'Lunedì sera è stato impossibile trattenere l’emozione. Avere mille persone a pochi metri dai luoghi dove tutto è cominciato, dove per anni in pochi hanno avuto il coraggio di lottare, è stato toccante - scrive Antonio Platis, vicecoordinatore regionale di Forza Italia - Oggi, quella che un tempo sembrava una battaglia isolata è riconosciuta dalla maggioranza come ciò che è sempre stata: una battaglia per la verità e la giustizia. E proprio in questi giorni sento forte il bisogno di ricordare un collegamento che spesso si dimentica: quello tra Veleno e Bibbiano'.
Sul caso Bibbiano, come noto, si è chiuso con la decisione di 20 giorni fa dei giudici del tribunale collegiale di Reggio Emilia di limitarsi a tre condanne, con pena sospesa: due anni a Federica Anghinolfi (per due capi di imputazione), ex responsabile dei Servizi sociali della Val d'Enza, e un anno e otto mesi all'assistente sociale Francesco Monopoli, cinque mesi a Flaviana Murru, neuropsichiatra. Il processo vedeva 14 imputati tra assistenti sociali, psicologhe, educatori e genitori affidatari. Per loro l'accusa aveva chiesto un totale di oltre 70 anni di carcere e si è arrivati a una raffica di assoluzioni.

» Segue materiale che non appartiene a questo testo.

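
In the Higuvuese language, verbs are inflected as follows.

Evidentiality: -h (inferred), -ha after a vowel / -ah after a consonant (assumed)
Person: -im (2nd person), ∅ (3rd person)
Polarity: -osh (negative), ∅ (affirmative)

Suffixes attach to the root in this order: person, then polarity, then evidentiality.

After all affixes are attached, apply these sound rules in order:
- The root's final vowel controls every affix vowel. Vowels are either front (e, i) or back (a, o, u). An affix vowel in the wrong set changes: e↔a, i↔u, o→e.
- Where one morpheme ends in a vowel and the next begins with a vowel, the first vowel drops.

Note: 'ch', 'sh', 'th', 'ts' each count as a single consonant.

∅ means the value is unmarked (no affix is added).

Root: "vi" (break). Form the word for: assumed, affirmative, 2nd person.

vimeh

Attach person 2nd person -im → viim.
polarity = affirmative: zero marking, form stays viim.
Attach evidentiality assumed -ah (after consonant 'm') → viimah.
Apply vowel harmony: viimah → viimeh.
Apply vowel deletion: viimeh → vimeh.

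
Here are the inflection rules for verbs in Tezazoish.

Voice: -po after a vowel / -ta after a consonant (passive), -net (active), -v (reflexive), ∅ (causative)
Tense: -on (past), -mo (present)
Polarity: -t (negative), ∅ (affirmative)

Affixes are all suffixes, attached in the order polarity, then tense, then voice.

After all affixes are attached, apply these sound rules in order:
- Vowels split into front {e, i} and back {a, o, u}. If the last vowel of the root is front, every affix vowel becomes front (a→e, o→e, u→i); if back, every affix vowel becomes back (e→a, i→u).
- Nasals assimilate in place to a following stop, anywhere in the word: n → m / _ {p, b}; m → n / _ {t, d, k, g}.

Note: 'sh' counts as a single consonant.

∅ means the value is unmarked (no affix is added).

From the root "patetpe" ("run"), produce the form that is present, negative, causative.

Attach polarity negative -t → patetpet.
Attach tense present -mo → patetpetmo.
voice = causative: zero marking, form stays patetpetmo.
Apply vowel harmony: patetpetmo → patetpetme.
Nasal assimilation: no change.

patetpetme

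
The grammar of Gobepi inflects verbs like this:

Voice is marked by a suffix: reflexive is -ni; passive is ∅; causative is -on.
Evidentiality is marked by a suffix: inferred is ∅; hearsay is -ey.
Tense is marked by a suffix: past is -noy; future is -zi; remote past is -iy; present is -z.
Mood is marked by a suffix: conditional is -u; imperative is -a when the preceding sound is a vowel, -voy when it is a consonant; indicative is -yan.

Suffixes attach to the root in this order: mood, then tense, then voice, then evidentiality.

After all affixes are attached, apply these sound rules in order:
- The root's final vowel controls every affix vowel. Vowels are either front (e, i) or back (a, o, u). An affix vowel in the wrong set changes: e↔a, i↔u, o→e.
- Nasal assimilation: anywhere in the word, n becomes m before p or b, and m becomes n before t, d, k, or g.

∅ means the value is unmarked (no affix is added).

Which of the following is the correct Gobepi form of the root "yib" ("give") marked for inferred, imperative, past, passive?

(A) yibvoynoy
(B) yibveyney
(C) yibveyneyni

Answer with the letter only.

B

Attach mood imperative -voy (after consonant 'b') → yibvoy.
Attach tense past -noy → yibvoynoy.
voice = passive: zero marking, form stays yibvoynoy.
evidentiality = inferred: zero marking, form stays yibvoynoy.
Apply vowel harmony: yibvoynoy → yibveyney.
Nasal assimilation: no change.
So the correct form is yibveyney, option (B).
(A) yibvoynoy is wrong: it fails to apply the sound rule(s).
(C) yibveyneyni is wrong: it uses reflexive instead of passive for voice.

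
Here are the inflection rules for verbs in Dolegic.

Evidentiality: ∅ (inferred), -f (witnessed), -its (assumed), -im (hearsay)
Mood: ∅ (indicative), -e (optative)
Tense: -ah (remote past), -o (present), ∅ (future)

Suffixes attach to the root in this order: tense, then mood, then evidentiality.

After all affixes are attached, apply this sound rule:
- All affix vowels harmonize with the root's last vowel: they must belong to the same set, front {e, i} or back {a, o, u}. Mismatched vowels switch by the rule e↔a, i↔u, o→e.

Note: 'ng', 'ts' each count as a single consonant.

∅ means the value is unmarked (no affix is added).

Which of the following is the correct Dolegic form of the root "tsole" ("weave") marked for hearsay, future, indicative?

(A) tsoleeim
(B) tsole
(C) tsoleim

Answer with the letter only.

C

tense = future: zero marking, form stays tsole.
mood = indicative: zero marking, form stays tsole.
Attach evidentiality hearsay -im → tsoleim.
Vowel harmony: no change.
So the correct form is tsoleim, option (C).
(B) tsole is wrong: it uses inferred instead of hearsay for evidentiality.
(A) tsoleeim is wrong: it uses optative instead of indicative for mood.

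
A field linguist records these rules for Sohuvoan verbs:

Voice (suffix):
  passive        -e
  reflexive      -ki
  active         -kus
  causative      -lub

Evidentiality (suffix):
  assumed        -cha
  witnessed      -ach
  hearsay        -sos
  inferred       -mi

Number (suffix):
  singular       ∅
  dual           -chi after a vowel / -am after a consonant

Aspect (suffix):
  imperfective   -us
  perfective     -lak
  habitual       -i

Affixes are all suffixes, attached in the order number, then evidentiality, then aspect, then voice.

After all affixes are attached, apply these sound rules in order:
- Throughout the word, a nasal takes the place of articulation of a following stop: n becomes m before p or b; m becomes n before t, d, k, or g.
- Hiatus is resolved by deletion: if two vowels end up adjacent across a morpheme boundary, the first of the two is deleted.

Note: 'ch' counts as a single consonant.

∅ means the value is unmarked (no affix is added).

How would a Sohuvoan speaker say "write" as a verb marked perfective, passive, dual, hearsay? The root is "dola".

dolachisoslake

Attach number dual -chi (after vowel 'a') → dolachi.
Attach evidentiality hearsay -sos → dolachisos.
Attach aspect perfective -lak → dolachisoslak.
Attach voice passive -e → dolachisoslake.
Nasal assimilation: no change.
Vowel deletion: no change.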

Ma al di là della sentenza, Platis ripercorre alcune date che collegano Bibbiano alla Bassa.
'Giugno 2019: esplodono i primi arresti nel reggiano. Per chi aveva seguito la vicenda di Don Giorgio Govoni e dei 16 bambini sottratti alle famiglie della Bassa, certi nomi non erano nuovi. Tra i ragazzini coinvolti a Bibbiano c'era anche una ragazzina di Mirandola.
Nel 2013 questa minore venne affidata a una struttura collegata al Cismai. Solo per lei, il Comune di Mirandola versò 269mila euro di soldi pubblici a quel centro.

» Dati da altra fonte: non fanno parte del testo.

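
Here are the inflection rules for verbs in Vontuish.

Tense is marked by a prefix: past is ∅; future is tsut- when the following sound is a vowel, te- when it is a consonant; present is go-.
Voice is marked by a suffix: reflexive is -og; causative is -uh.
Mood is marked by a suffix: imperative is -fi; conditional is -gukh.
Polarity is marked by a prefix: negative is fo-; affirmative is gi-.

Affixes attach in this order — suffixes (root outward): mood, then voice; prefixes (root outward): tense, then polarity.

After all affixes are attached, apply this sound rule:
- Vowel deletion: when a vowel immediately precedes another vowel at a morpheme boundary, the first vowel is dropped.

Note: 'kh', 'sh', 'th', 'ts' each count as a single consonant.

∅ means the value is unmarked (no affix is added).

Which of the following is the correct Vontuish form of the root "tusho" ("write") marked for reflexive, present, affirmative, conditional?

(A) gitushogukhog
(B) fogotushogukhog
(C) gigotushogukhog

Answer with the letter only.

Attach tense present go- → gotusho.
Attach polarity affirmative gi- → gigotusho.
Attach mood conditional -gukh → gigotushogukh.
Attach voice reflexive -og → gigotushogukhog.
Vowel deletion: no change.
So the correct form is gigotushogukhog, option (C).
(B) fogotushogukhog is wrong: it uses negative instead of affirmative for polarity.
(A) gitushogukhog is wrong: it uses past instead of present for tense.

C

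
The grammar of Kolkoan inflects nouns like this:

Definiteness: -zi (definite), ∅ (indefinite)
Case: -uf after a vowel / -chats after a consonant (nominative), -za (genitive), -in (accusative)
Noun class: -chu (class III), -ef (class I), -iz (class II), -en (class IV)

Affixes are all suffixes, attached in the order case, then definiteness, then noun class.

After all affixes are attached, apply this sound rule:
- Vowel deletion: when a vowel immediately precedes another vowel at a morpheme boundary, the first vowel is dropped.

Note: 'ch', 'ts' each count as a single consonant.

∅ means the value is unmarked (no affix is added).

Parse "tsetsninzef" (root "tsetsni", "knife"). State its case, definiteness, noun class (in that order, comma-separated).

accusative, definite, class I

Segment: tsetsni-in-zi-ef.
case: -in → accusative.
definiteness: -zi → definite.
noun class: -ef → class I.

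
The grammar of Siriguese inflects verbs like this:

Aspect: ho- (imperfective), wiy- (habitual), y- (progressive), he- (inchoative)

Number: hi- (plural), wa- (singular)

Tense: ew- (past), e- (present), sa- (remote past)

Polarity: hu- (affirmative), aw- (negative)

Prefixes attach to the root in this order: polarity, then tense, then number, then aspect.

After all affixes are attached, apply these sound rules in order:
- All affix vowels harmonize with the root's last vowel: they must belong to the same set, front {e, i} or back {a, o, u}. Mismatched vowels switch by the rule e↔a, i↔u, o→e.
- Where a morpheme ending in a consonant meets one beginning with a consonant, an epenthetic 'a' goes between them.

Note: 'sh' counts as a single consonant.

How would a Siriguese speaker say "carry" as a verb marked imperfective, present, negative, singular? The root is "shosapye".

heweeewashosapye

Attach polarity negative aw- → awshosapye.
Attach tense present e- → eawshosapye.
Attach number singular wa- → waeawshosapye.
Attach aspect imperfective ho- → howaeawshosapye.
Apply vowel harmony: howaeawshosapye → heweeewshosapye.
Apply epenthesis: heweeewshosapye → heweeewashosapye.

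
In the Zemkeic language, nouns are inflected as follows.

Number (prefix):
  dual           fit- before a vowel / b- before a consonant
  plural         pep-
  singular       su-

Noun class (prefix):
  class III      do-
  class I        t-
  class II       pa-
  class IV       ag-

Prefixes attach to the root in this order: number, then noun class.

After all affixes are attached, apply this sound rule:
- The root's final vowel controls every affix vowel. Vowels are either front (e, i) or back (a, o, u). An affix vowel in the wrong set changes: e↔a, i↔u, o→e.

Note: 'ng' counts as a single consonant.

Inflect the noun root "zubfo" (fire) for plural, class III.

Attach number plural pep- → pepzubfo.
Attach noun class class III do- → dopepzubfo.
Apply vowel harmony: dopepzubfo → dopapzubfo.

dopapzubfo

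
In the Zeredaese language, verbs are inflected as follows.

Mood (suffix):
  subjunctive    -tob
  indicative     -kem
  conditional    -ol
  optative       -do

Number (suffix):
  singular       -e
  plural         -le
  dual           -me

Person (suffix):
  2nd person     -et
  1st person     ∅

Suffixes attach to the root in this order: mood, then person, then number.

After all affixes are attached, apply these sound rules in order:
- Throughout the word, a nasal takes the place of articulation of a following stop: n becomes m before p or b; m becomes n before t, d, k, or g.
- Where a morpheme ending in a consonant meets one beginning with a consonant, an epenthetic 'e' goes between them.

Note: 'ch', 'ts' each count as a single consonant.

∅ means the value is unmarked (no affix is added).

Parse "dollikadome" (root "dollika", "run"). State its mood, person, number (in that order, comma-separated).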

Nel 2017 l’Unione Area Nord avvia una collaborazione con l’Unione Val d’Enza per l’accesso al Centro La Cura ed i pagamenti finiranno direttamente al Centro Hansel e Gretel. La stessa ragazza – secondo i servizi sociali Ucman – necessitava di cure psichiatriche ulteriori. E così, con una determina del giugno 2017, viene affidata alla dottoressa Nadia Bolognini (moglie di Foti). Nel 2018, formalmente, la collaborazione tra Ucman e Val d’Enza termina. Eppure, in risposta a una nostra interrogazione, ci viene detto che la ragazza è ancora in cura proprio lì.

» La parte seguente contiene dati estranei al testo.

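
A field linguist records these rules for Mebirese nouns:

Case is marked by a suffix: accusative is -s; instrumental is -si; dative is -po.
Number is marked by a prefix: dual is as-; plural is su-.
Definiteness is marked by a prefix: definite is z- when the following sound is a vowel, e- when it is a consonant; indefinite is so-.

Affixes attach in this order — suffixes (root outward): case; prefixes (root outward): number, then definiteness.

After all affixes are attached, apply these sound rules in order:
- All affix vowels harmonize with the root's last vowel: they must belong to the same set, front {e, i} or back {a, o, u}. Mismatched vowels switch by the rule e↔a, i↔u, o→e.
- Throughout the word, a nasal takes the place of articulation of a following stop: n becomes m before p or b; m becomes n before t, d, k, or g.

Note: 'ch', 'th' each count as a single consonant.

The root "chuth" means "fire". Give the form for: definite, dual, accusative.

Attach case accusative -s → chuths.
Attach number dual as- → aschuths.
Attach definiteness definite z- (before vowel 'a') → zaschuths.
Vowel harmony: no change.
Nasal assimilation: no change.

zaschuths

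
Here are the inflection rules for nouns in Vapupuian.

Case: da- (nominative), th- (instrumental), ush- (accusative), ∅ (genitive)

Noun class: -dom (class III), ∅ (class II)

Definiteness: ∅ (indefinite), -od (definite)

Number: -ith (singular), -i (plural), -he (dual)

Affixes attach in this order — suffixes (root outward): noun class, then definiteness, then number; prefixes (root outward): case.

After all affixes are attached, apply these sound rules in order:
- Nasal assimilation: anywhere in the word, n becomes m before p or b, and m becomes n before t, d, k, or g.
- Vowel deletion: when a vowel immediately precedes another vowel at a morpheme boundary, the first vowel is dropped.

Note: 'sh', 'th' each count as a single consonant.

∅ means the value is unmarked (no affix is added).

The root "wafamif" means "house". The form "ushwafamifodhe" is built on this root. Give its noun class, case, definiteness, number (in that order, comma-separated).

Segment: ush-wafamif-od-he.
noun class: ∅ → class II.
case: ush- → accusative.
definiteness: -od → definite.
number: -he → dual.

class II, accusative, definite, dual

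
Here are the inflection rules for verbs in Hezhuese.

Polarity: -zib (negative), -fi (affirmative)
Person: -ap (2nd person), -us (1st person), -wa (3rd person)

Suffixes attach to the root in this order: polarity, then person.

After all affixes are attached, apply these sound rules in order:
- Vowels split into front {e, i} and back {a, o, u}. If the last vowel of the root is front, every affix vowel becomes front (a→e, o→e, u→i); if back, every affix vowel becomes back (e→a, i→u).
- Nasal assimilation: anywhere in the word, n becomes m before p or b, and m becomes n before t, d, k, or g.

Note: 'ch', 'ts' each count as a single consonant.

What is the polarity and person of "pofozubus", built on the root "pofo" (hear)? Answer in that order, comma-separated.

negative, 1st person

Segment: pofo-zib-us.
polarity: -zib → negative.
person: -us → 1st person.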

Il 27 giugno 2019 la dottoressa Bolognini viene posta agli arresti domiciliari. Il 3 luglio 2019 l’Unione Area Nord le affida un nuovo incarico da 175 euro l’ora, proprio per seguire questa minore. Una pubblica amministrazione con sede legale a Medolla assegna un incarico e soldi pubblici a una persona privata della libertà. Solo a fine agosto – dopo varie pressioni – ci informano che l’atto è stato annullato... il giorno prima. Nel frattempo, da luglio a settembre, nessuno si preoccupa della ragazza' - chiude Platis.